I am still a meat eater. I like meat when it is well prepared but I don't need to have meat every day at every meal or anything. Still, I like meat enough that I found it very difficult to maintain anything close to a strict vegetarian lifestyle.

Even as a meat eater, I can't abide cruelty to animals. At the risk of sounding like some New Age hippie white cultural appropriatrix, I don't take the sacrifice of the animal's life lightly. Just because I'm going to eat that animal doesn't mean that I'm okay with it being tortured on its way to my table. In fact, precisely because I am going to eat that animal, I want to know it's been treated in the most respectful way possible and lived a healthy and comfortable life!

Video of the cruel treatment of these animals, in blatant violation of the law and all ethical concerns, was released recently from the Humane Society of the United States.



The part that pisses me off even more than the grotesque an inhumane treatment of "downer cows" is that our taxes are going to pay the contracts for these suppliers! We're PAYING them to provide ground beef to our schools! Potentially infected meat is making its way to our school children, many of whom are on free or reduced lunch programs to begin with.
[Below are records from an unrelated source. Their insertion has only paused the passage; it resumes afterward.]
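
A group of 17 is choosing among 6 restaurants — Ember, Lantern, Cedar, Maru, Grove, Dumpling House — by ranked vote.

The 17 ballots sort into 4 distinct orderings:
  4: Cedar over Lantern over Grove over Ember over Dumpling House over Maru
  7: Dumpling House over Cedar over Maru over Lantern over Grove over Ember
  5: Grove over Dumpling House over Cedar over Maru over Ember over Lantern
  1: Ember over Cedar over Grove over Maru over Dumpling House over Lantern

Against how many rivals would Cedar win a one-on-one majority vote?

4

Cedar against each rival (17 friends):
Cedar vs Ember: Cedar preferred on 4+7+5 = 16 ballots; Cedar wins 16–1.
Cedar vs Lantern: Cedar, 17–0.
Cedar–Maru: Cedar 17–0.
Cedar vs Grove: Cedar preferred on 4+7+1 = 12 ballots; Cedar wins 12–5.
Cedar vs Dumpling House: Cedar is ranked higher on 4+1 = 5 ballots, Dumpling House on 12. Dumpling House wins 12–5.
Cedar beats Ember, Lantern, Maru, Grove; loses to Dumpling House — 4 pairwise wins.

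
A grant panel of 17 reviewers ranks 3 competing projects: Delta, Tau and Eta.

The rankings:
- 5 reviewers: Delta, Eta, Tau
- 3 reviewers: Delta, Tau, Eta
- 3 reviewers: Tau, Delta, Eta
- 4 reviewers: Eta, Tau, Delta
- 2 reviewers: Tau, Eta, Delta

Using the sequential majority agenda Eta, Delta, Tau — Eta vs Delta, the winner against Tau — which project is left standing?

Tau

Round 1: Eta vs Delta — 6–11, Delta advances.
Round 2: Delta vs Tau — 8–9, Tau advances.
Tau survives the agenda.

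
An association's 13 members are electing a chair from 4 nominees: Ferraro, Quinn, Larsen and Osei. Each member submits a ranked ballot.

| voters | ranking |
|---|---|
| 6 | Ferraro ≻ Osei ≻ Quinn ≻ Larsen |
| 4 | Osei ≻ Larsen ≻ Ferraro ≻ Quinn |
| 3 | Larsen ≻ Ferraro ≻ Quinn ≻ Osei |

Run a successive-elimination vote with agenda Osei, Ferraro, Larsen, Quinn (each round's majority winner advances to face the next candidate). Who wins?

Round 1: Osei vs Ferraro — 4–9, Ferraro advances.
Round 2: Ferraro vs Larsen — 6–7, Larsen advances.
Round 3: Larsen vs Quinn — 7–6, Larsen advances.
Larsen survives the agenda.

Larsen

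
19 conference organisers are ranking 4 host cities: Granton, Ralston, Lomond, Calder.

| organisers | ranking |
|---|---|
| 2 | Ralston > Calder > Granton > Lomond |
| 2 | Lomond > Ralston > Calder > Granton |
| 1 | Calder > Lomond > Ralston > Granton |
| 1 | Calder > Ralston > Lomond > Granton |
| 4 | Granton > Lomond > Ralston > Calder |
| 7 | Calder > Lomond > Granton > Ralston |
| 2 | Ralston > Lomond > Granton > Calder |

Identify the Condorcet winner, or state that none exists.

none

Head-to-head results (19 organisers):
Granton vs Ralston: 4+7 = 11 for Granton, 8 for Ralston — Granton by 11–8.
Granton vs Lomond: Granton is ranked higher on 2+4 = 6 ballots, Lomond on 13. Lomond wins 13–6.
Granton vs Calder: Calder wins 13–6.
Ralston vs Lomond: 5 to 14, Lomond.
Ralston vs Calder: Ralston, 10–9.
Lomond–Calder: Calder 11–8.
No city is unbeaten: Granton loses to Lomond; Ralston loses to Granton; Lomond loses to Calder; Calder loses to Ralston. In particular Granton > Ralston > Calder > Granton is a majority cycle — no Condorcet winner exists.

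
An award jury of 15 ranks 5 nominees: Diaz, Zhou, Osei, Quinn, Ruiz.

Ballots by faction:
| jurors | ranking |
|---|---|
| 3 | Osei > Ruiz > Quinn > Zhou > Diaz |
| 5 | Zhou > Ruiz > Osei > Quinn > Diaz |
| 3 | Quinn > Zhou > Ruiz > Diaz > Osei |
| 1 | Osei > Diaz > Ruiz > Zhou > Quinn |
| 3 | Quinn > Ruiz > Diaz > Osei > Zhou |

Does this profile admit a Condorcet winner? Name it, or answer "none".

Head-to-head results (15 jurors):
Diaz vs Zhou: 4 to 11, Zhou.
Diaz vs Osei: Diaz is ranked higher on 3+3 = 6 ballots, Osei on 9. Osei wins 9–6.
Diaz vs Quinn: 1 to 14, Quinn.
Diaz vs Ruiz: Ruiz wins 14–1.
Zhou–Osei: Zhou 8–7.
Zhou vs Quinn: Quinn wins 9–6.
Zhou vs Ruiz: Zhou preferred on 5+3 = 8 ballots; Zhou wins 8–7.
Osei vs Quinn: Osei is ranked higher on 3+5+1 = 9 ballots, Quinn on 6. Osei wins 9–6.
Osei vs Ruiz: 4 to 11, Ruiz.
Quinn vs Ruiz: Quinn preferred on 3+3 = 6 ballots; Ruiz wins 9–6.
Every nominee loses at least once (Diaz loses to Zhou; Zhou loses to Quinn; Osei loses to Zhou; Quinn loses to Osei; Ruiz loses to Zhou). The majority relation contains the cycle Zhou > Osei > Quinn > Zhou, so there is no Condorcet winner.

none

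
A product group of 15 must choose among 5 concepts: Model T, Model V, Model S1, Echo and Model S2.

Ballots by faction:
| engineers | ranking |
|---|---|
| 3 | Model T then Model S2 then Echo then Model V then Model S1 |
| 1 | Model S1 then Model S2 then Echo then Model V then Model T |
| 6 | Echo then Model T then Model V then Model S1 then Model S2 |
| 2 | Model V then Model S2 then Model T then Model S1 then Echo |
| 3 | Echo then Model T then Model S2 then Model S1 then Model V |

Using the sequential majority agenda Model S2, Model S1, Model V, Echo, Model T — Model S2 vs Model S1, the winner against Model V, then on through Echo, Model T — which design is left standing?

Round 1: Model S2 vs Model S1 — 8–7, Model S2 advances.
Round 2: Model S2 vs Model V — 7–8, Model V advances.
Round 3: Model V vs Echo — 2–13, Echo advances.
Round 4: Echo vs Model T — 10–5, Echo advances.
Echo survives the agenda.

Echo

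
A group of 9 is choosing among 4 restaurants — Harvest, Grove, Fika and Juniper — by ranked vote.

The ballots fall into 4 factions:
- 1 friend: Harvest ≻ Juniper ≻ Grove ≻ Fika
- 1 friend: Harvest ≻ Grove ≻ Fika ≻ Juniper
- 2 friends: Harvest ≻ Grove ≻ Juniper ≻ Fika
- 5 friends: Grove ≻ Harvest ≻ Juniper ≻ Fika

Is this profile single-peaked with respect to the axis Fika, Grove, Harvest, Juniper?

yes

Axis positions: Fika=1, Grove=2, Harvest=3, Juniper=4.
Faction 1 (peak Harvest at position 3): ranking walks positions 3-4-2-1, expanding outward from the peak — single-peaked.
Faction 2 (peak Harvest at position 3): ranking walks positions 3-2-1-4, expanding outward from the peak — single-peaked.
Faction 3 (peak Harvest at position 3): ranking walks positions 3-2-4-1, expanding outward from the peak — single-peaked.
Faction 4 (peak Grove at position 2): ranking walks positions 2-3-4-1, expanding outward from the peak — single-peaked.
Every ranking is single-peaked on this axis.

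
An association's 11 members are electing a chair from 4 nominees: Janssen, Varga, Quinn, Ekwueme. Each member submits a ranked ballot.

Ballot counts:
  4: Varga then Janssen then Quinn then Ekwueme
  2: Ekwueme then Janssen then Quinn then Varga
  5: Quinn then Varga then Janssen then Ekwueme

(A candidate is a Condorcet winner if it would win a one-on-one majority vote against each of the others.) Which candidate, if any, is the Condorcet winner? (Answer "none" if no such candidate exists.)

none

Head-to-head results (11 voters):
Janssen vs Varga: Varga wins 9–2.
Janssen–Quinn: Janssen 6–5.
Janssen vs Ekwueme: Janssen, 9–2.
Varga–Quinn: Quinn 7–4.
Varga vs Ekwueme: Varga wins 9–2.
Quinn vs Ekwueme: Quinn wins 9–2.
No candidate is unbeaten: Janssen loses to Varga; Varga loses to Quinn; Quinn loses to Janssen; Ekwueme loses to Janssen. In particular Janssen beats Quinn beats Varga beats Janssen is a majority cycle — no Condorcet winner exists.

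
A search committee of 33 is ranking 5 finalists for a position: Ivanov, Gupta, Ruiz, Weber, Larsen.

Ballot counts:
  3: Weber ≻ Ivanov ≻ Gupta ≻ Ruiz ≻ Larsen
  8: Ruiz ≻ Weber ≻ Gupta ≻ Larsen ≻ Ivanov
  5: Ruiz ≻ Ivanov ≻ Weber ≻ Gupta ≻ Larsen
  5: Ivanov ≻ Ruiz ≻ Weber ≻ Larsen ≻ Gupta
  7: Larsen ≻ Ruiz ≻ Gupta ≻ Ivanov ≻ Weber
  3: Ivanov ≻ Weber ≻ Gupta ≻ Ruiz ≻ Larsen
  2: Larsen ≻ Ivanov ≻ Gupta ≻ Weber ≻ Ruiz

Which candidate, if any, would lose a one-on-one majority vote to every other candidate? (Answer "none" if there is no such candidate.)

Pairwise majorities:
Ivanov vs Gupta: 3+5+5+3+2 = 18 for Ivanov, 15 for Gupta — Ivanov by 18–15.
Ivanov–Ruiz: Ruiz 20–13.
Ivanov vs Weber: Ivanov preferred on 5+5+7+3+2 = 22 ballots; Ivanov wins 22–11.
Ivanov vs Larsen: 16 to 17, Larsen.
Gupta vs Ruiz: Ruiz wins 25–8.
Gupta vs Weber: Gupta is ranked higher on 7+2 = 9 ballots, Weber on 24. Weber wins 24–9.
Gupta vs Larsen: Gupta, 19–14.
Ruiz vs Weber: 25 to 8, Ruiz.
Ruiz vs Larsen: Ruiz wins 24–9.
Weber vs Larsen: Weber, 24–9.
No candidate is winless: Ivanov beats Gupta; Gupta beats Larsen; Ruiz beats Ivanov; Weber beats Gupta; Larsen beats Ivanov. There is no Condorcet loser.

none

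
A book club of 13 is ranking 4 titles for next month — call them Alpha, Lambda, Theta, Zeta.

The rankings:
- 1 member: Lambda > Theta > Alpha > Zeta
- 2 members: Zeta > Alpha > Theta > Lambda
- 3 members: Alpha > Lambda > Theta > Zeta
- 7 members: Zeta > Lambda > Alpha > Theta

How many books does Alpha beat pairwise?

1

Alpha against each rival (13 members):
Alpha vs Lambda: Alpha preferred on 2+3 = 5 ballots; Lambda wins 8–5.
Alpha vs Theta: 2+3+7 = 12 for Alpha, 1 for Theta — Alpha by 12–1.
Alpha vs Zeta: Alpha preferred on 1+3 = 4 ballots; Zeta wins 9–4.
Alpha beats Theta; loses to Lambda, Zeta — 1 pairwise win.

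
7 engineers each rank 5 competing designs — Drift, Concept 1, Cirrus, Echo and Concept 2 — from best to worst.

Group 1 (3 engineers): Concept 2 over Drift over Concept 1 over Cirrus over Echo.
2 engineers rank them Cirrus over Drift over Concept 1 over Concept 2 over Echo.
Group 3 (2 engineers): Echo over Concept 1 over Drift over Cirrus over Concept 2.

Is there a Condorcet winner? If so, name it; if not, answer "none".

Drift

Check each pair by majority over 7 ballots:
Drift vs Concept 1: Drift wins 5–2.
Drift–Cirrus: Drift 5–2.
Drift vs Echo: Drift wins 5–2.
Drift vs Concept 2: Drift, 4–3.
Concept 1 vs Cirrus: Concept 1 wins 5–2.
Concept 1–Echo: Concept 1 5–2.
Concept 1 vs Concept 2: Concept 1 wins 4–3.
Cirrus–Echo: Cirrus 5–2.
Cirrus vs Concept 2: Cirrus, 4–3.
Echo vs Concept 2: Concept 2 wins 5–2.
Drift wins every pairwise contest, so Drift is the Condorcet winner.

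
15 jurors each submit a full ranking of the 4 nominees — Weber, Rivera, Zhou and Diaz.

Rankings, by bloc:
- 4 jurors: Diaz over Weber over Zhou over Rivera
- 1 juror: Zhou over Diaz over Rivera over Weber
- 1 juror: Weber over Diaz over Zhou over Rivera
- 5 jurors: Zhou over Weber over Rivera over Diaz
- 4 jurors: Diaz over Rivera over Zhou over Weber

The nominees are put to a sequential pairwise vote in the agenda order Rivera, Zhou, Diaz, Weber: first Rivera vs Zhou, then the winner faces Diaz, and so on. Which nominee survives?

Diaz

Round 1: Rivera vs Zhou — 4–11, Zhou advances.
Round 2: Zhou vs Diaz — 6–9, Diaz advances.
Round 3: Diaz vs Weber — 9–6, Diaz advances.
Diaz survives the agenda.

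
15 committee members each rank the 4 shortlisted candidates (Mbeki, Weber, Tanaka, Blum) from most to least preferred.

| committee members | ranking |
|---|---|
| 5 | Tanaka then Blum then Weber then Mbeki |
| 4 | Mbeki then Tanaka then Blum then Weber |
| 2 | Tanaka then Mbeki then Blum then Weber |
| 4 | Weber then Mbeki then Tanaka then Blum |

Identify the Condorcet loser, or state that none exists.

none

Pairwise majorities:
Mbeki vs Weber: 4+2 = 6 for Mbeki, 9 for Weber — Weber by 9–6.
Mbeki–Tanaka: Mbeki 8–7.
Mbeki vs Blum: Mbeki is ranked higher on 4+2+4 = 10 ballots, Blum on 5. Mbeki wins 10–5.
Weber vs Tanaka: Tanaka, 11–4.
Weber–Blum: Blum 11–4.
Tanaka vs Blum: 5+4+2+4 = 15 for Tanaka, 0 for Blum — Tanaka by 15–0.
Each candidate has at least one pairwise win (Mbeki beats Tanaka; Weber beats Mbeki; Tanaka beats Weber; Blum beats Weber) — no Condorcet loser.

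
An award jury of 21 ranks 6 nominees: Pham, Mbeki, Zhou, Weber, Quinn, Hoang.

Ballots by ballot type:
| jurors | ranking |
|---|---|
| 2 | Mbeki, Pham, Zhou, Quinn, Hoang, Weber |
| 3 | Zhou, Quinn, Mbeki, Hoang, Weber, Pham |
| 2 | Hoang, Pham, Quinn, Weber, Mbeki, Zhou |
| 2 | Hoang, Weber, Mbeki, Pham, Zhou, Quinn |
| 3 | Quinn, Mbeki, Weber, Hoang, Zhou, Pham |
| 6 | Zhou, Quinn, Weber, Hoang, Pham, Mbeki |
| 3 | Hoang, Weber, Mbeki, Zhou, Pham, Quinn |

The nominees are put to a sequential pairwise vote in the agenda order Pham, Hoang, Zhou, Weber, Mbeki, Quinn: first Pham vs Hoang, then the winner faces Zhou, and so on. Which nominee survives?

Round 1: Pham vs Hoang — 2–19, Hoang advances.
Round 2: Hoang vs Zhou — 10–11, Zhou advances.
Round 3: Zhou vs Weber — 11–10, Zhou advances.
Round 4: Zhou vs Mbeki — 9–12, Mbeki advances.
Round 5: Mbeki vs Quinn — 7–14, Quinn advances.
Quinn survives the agenda.

Quinn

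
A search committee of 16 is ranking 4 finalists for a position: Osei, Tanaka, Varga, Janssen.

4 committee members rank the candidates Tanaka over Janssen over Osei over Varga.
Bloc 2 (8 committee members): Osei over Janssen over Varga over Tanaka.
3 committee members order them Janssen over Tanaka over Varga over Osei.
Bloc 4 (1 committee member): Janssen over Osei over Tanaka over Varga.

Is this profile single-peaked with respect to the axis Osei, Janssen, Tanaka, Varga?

Axis positions: Osei=1, Janssen=2, Tanaka=3, Varga=4.
Bloc 1 (peak Tanaka at position 3): ranking walks positions 3-2-1-4, expanding outward from the peak — single-peaked.
Bloc 2: ranking walks positions 1-2-4-3; Varga is ranked above Tanaka even though Tanaka lies between Varga and the peak Osei on the axis — preferences dip and rise again. Not single-peaked.
Bloc 3 (peak Janssen at position 2): ranking walks positions 2-3-4-1, expanding outward from the peak — single-peaked.
Bloc 4 (peak Janssen at position 2): ranking walks positions 2-1-3-4, expanding outward from the peak — single-peaked.
Bloc 2 violates single-peakedness, so the profile is not single-peaked on this axis.

no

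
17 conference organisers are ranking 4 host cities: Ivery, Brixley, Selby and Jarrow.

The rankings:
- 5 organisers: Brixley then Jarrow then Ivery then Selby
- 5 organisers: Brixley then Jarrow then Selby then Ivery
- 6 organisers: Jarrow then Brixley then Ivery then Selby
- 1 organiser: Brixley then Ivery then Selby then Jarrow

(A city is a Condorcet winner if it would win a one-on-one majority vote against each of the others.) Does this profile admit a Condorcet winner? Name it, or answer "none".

Brixley

Head-to-head results (17 organisers):
Ivery vs Brixley: 0 for Ivery, 17 for Brixley — Brixley by 17–0.
Ivery vs Selby: Ivery is ranked higher on 5+6+1 = 12 ballots, Selby on 5. Ivery wins 12–5.
Ivery vs Jarrow: Ivery preferred on 1 ballot; Jarrow wins 16–1.
Brixley vs Selby: 5+5+6+1 = 17 for Brixley, 0 for Selby — Brixley by 17–0.
Brixley vs Jarrow: Brixley is ranked higher on 5+5+1 = 11 ballots, Jarrow on 6. Brixley wins 11–6.
Selby vs Jarrow: 1 to 16, Jarrow.
Brixley wins every pairwise contest, so Brixley is the Condorcet winner.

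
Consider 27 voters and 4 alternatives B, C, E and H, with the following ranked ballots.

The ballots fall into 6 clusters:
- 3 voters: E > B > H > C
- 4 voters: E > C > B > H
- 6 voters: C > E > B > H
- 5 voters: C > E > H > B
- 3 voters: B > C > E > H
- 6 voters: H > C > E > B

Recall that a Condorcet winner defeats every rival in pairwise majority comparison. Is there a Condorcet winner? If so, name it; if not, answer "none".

C

Pairwise majorities:
B vs C: C, 21–6.
B vs E: B is ranked higher on 3 ballots, E on 24. E wins 24–3.
B vs H: B wins 16–11.
C vs E: C, 20–7.
C vs H: 18 to 9, C.
E–H: E 21–6.
C wins every pairwise contest, so C is the Condorcet winner.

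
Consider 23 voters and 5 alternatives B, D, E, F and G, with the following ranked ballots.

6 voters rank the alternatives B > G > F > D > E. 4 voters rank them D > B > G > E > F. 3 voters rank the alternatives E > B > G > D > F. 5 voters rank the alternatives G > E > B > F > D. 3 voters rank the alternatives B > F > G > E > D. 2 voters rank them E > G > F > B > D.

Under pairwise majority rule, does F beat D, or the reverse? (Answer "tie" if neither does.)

Ballots ranking F above D: 6 + 5 + 3 + 2 = 16.
Ballots ranking D above F: 23 − 16 = 7.
F wins the head-to-head 16–7.

F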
For some of these children, the food they receive at school is the "best" meal they receive all day... I shudder to think of hungry, disadvantaged students receiving tax-payer subsidized meals made up of sick animals that should have been humanely euthanized but are instead sent into our food supply.

I've already tried to be socially conscious with my meat purchases but really, what incidents like this drive home is that I don't have the stomach for typical American-style meat consumption. I will continue to support local producers, like the fine folks at Skagit River Ranch other farmer's market suppliers. I will buy the free-range, grass fed veal that comes from the family farm and not an industrial complex. I will buy my meat sparingly, from reputable, humane, sustainable merchants and use it wisely. Meat supplied to restaurants (and schools!) is a stickier subject but I'm making this commitment as far as meat in my home goes. There will probably be many other steps after this one but this is the first step I'm taking.

That's where my head is on the matter of inhumane meat for the moment.